The pair argues that the government’s decision to certify the end of the policy on July 22 was “inaccurate” because the House has “not received copies of the revised regulations and a summary of all the specific policy changes.” From the letter:

[W]e now understand that certain regulations and policies necessary for implementation will have to undergo a review and comment period before they can be effective and that this period is not scheduled to begin until September 20th. Ne need for review and comment before these regulations and policies can be effective directly contravenes the July 22 certifications. The Department is not ready to implement the repeal because all the policies and regulations necessary for the transition are not yet final. [...]

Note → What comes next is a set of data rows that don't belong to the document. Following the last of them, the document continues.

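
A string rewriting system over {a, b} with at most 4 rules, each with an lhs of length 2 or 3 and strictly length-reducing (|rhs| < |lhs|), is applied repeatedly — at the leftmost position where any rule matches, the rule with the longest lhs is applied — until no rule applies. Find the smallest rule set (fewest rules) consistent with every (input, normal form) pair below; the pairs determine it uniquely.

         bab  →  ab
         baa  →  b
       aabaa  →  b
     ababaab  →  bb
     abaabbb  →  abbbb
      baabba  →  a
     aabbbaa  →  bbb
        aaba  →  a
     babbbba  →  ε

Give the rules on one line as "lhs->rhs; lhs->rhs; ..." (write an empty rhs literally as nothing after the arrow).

aa->; ba->a; baa->b

  | bab => ab
  | baa => b
  | aabaa => baa => b
  | ababaab => aabaab => baab => bb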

Mr. Secretary, we trust that you will see the risk of moving forward with repeal without giving service members and their leaders adequate time to study, understand and prepare themselves to implement the revised policies and regulations that they will need to be successful.

The Pentagon has denied the request, saying, “The repeal of Don’t Ask Don’t Tell will occur, in accordance with the law and after a rigorous certification process, on September 20. Senior Department of Defense officials have advised Congress of changes to regulations and policies associated with repeal. We take that obligation seriously.”

Yesterday, Gen. Carter Ham, who co-chaired the Pentagon’s study group examining the consequences of repealing Don’t Ask, Don’t Tell, predicted that lifting the ban against open service is likely to prove “pretty inconsequential.” Ham told the Associated Press that conservative groups may still speak out in support of the policy, but those inside the military will adopt a business-as-usual attitude.